May 2013: New housing starts for Jan-Mar 2013 were 4% up on the previous qtr, with the majority of that growth coming from the private sector – new starts for public housing were up only 1%.
Interestingly though, when compared to Q1 2012, new housing starts were a much healthier 15% higher.
This confirms what we’ve seen in the market from January this year to date – growth while not dramatic, is building (pardon the pun) steadily.
Another major point to consider is that this growth was (virtually) all before George Osborne announced the Help to Buy scheme, which judging by recent comments from major house builders Barratt, Persimmon and Taylor Wimpey, is increasing interest and reservations significantly.
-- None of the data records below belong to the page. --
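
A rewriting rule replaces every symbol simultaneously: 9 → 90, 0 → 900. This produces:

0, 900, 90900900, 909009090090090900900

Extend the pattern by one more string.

φ(909009090090090900900) expands symbol-by-symbol to 90 900 90 900 900 90 900 90 900 900 90 900 900 90 900 90 900 900 90 900 900; joining the 21 pieces gives the next term.

9090090900900909009090090090900900909009090090090900900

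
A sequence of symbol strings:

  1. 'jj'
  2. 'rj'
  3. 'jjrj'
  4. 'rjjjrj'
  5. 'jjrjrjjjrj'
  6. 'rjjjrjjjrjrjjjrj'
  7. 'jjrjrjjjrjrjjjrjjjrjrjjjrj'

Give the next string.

Each term (from the third on) is the two preceding terms concatenated in order: term 3 = jj·rj = jjrj.
Continuing: rjjjrjjjrjrjjjrj · jjrjrjjjrjrjjjrjjjrjrjjjrj gives term 8.

rjjjrjjjrjrjjjrjjjrjrjjjrjrjjjrjjjrjrjjjrj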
Mervyn King, who is heading toward retirement from his role as Governor of the Bank of England, made clear his thoughts about state backed mortgages yesterday – maybe ok to stimulate growth short-term but definitely something the government should wind-up after the current scheme runs out.
Which is not a view shared by the Federal Reserve and US Government, their Quantative Easing scheme (QE) has been built around purchasing mortgage-backed bonds. While this approach has its critics, what it has proven to do over the years since the crisis, is to help the American housing market recover much quicker than the UK.
Right to Buy stats were also released last week, which showed a marked uplift in the numbers of people applying to buy their local authority owned property.
Right to Buy gives opportunity through government support which lowers the mortgage interest rate – providing a chance to own their rented property for thousands who otherwise might not have been able to.
There’s something very British about the possibility of home ownership, and whatever your political views helping people who cant help themselves is part of what being an advanced democracy is all about.